From 'Spotlight' to 'Keepers,' Richard Sipe sees celibate priesthood as problem for the Catholic Church

AM

From 'Spotlight' to 'Keepers,' Richard Sipe sees celibate priesthood as problem for the Catholic Church

MARYLAND
The Baltimore Sun
Dan Rodricks
The Baltimore Sun
Richard Sipe, the former priest who spent 25 years studying the sexual behavior of the Catholic clergy, appears in “The Keepers,” the Netflix documentary series about the unsolved murder of Sister Catherine Cesnick and the monstrous abuse of some of her students by the chaplain of a Baltimore high school in the late 1960s and early 1970s. Sipe is the bearded fellow with the cool eyeglasses in Episode 4.
A Benedictine monk and priest for 18 years, Sipe came to Baltimore to study counseling at the old Seton Psychiatric Institute. He left the priesthood at 38 and married a former Maryknoll sister. He practiced psychotherapy in Maryland before moving to California with his wife in the late 1990s. He has written six books and contributed to numerous documentaries on the celibate priesthood and sexual abuse of minors by Catholic clergy. He estimates that he has reviewed more than 1,500 cases and provided expert testimony in 230.
Sipe famously helped the Boston Globe reporters who broke the story of widespread abuse by priests in Massachusetts.

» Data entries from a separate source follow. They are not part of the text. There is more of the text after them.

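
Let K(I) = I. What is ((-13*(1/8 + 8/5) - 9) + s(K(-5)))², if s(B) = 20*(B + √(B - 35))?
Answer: 2036049/1600 - 10514*I*√10 ≈ 1272.5 - 33248.0*I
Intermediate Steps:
s(B) = 20*B + 20*√(-35 + B) (s(B) = 20*(B + √(-35 + B)) = 20*B + 20*√(-35 + B))
((-13*(1/8 + 8/5) - 9) + s(K(-5)))² = ((-13*(1/8 + 8/5) - 9) + (20*(-5) + 20*√(-35 - 5)))² = ((-13*(1*(⅛) + 8*(⅕)) - 9) + (-100 + 20*√(-40)))² = ((-13*(⅛ + 8/5) - 9) + (-100 + 20*(2*I*√10)))² = ((-13*69/40 - 9) + (-100 + 40*I*√10))² = ((-897/40 - 9) + (-100 + 40*I*√10))² = (-1257/40 + (-100 + 40*I*√10))² = (-5257/40 + 40*I*√10)²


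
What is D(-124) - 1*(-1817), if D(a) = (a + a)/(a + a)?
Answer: 1818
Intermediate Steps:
D(a) = 1 (D(a) = (2*a)/((2*a)) = (2*a)*(1/(2*a)) = 1)
D(-124) - 1*(-1817) = 1 - 1*(-1817) = 1 + 1817 = 1818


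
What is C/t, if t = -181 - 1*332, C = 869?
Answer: -869/513 ≈ -1.6940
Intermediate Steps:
t = -513 (t = -181 - 332 = -513)
C/t = 869/(-513) = 869*(-1/513) = -869/513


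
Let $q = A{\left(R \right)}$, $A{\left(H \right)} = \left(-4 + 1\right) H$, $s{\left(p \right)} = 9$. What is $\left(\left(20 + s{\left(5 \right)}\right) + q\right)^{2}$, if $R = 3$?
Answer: $400$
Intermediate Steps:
$A{\left(H \right)} = - 3 H$
$q = -9$ ($q = \left(-3\right) 3 = -9$)
$\left(\left(20 + s{\left(5 \right)}\right) + q\right)^{2} = \left(\left(20 + 9\right) - 9\right)^{2} = \left(29 - 9\right)^{2} = 20^{2} = 400$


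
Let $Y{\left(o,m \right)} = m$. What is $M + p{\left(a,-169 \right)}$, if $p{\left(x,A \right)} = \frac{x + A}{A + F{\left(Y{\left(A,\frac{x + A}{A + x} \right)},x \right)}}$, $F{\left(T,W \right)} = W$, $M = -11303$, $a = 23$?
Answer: $-11302$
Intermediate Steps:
$p{\left(x,A \right)} = 1$ ($p{\left(x,A \right)} = \frac{x + A}{A + x} = \frac{A + x}{A + x} = 1$)
$M + p{\left(a,-169 \right)} = -11303 + 1 = -11302$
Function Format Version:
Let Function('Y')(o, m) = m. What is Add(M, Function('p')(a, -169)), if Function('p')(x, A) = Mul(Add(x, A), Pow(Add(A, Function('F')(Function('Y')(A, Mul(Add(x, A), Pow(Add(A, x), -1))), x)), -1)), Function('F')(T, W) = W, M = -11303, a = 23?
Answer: -11302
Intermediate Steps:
Function('p')(x, A) = 1 (Function('p')(x, A) = Mul(Add(x, A), Pow(Add(A, x), -1)) = Mul(Add(A, x), Pow(Add(A, x), -1)) = 1)
Add(M, Function('p')(a, -169)) = Add(-11303, 1) = -11302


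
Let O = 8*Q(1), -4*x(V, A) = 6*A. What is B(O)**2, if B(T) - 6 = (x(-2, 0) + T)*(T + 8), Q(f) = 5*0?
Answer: 36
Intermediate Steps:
x(V, A) = -3*A/2
Q(f) = 0
O = 0 (O = 8*0 = 0)
B(T) = 6 + T*(8 + T) (B(T) = 6 + (-3/2*0 + T)*(T + 8) = 6 + (0 + T)*(8 + T) = 6 + T*(8 + T))
B(O)**2 = (6 + 0**2 + 8*0)**2 = (6 + 0 + 0)**2 = 6**2 = 36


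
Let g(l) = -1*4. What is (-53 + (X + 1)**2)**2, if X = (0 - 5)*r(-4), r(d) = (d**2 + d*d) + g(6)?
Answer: 371255824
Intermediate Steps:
g(l) = -4
r(d) = -4 + 2*d**2 (r(d) = (d**2 + d*d) - 4 = (d**2 + d**2) - 4 = 2*d**2 - 4 = -4 + 2*d**2)
X = -140 (X = (0 - 5)*(-4 + 2*(-4)**2) = -5*(-4 + 2*16) = -5*(-4 + 32) = -5*28 = -140)
(-53 + (X + 1)**2)**2 = (-53 + (-140 + 1)**2)**2 = (-53 + (-139)**2)**2 = (-53 + 19321)**2 = 19268**2 = 371255824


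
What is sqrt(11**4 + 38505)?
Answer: sqrt(53146) ≈ 230.53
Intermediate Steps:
sqrt(11**4 + 38505) = sqrt(14641 + 38505) = sqrt(53146)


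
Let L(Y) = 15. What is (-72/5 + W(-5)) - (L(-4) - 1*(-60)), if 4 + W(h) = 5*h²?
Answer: 158/5 ≈ 31.600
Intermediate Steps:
W(h) = -4 + 5*h²
(-72/5 + W(-5)) - (L(-4) - 1*(-60)) = (-72/5 + (-4 + 5*(-5)²)) - (15 - 1*(-60)) = (-72/5 + (-4 + 5*25)) - (15 + 60) = (-8*9/5 + (-4 + 125)) - 1*75 = (-72/5 + 121) - 75 = 533/5 - 75 = 158/5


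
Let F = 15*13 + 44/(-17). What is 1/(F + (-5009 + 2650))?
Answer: -17/36832 ≈ -0.00046156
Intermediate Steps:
F = 3271/17 (F = 195 + 44*(-1/17) = 195 - 44/17 = 3271/17 ≈ 192.41)
1/(F + (-5009 + 2650)) = 1/(3271/17 + (-5009 + 2650)) = 1/(3271/17 - 2359) = 1/(-36832/17) = -17/36832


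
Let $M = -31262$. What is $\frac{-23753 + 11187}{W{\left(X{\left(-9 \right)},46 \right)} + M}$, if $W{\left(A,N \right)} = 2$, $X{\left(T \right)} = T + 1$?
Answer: $\frac{6283}{15630} \approx 0.40198$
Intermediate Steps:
$X{\left(T \right)} = 1 + T$
$\frac{-23753 + 11187}{W{\left(X{\left(-9 \right)},46 \right)} + M} = \frac{-23753 + 11187}{2 - 31262} = - \frac{12566}{-31260} = \left(-12566\right) \left(- \frac{1}{31260}\right) = \frac{6283}{15630}$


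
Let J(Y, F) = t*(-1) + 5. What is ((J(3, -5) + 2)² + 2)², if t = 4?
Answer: 121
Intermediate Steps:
J(Y, F) = 1 (J(Y, F) = 4*(-1) + 5 = -4 + 5 = 1)
((J(3, -5) + 2)² + 2)² = ((1 + 2)² + 2)² = (3² + 2)² = (9 + 2)² = 11² = 121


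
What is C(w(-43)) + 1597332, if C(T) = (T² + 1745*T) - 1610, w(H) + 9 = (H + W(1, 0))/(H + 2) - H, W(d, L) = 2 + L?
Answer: 1658022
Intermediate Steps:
w(H) = -8 - H (w(H) = -9 + ((H + (2 + 0))/(H + 2) - H) = -9 + ((H + 2)/(2 + H) - H) = -9 + ((2 + H)/(2 + H) - H) = -9 + (1 - H) = -8 - H)
C(T) = -1610 + T² + 1745*T
C(w(-43)) + 1597332 = (-1610 + (-8 - 1*(-43))² + 1745*(-8 - 1*(-43))) + 1597332 = (-1610 + (-8 + 43)² + 1745*(-8 + 43)) + 1597332 = (-1610 + 35² + 1745*35) + 1597332 = (-1610 + 1225 + 61075) + 1597332 = 60690 + 1597332 = 1658022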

In “Spotlight,” the Oscar-winning film about the Globe’s investigation, the actor Richard Jenkins plays Sipe – or at least his voice, by phone – telling reporters that his lengthy study of priests found that six percent of them had had sex with children. Sipe provided the Globe Spotlight team with guidance throughout its lengthy investigation.
So he’s an old hand at this. He’s heard a lot of stories and told many.
But even Sipe felt physically ill – “I got sick,” he says – when he heard the descriptions of sexual abuse by the victims of the late A. Joseph Maskell, the former priest who served as chaplain at Archbishop Keough High School more than four decades ago.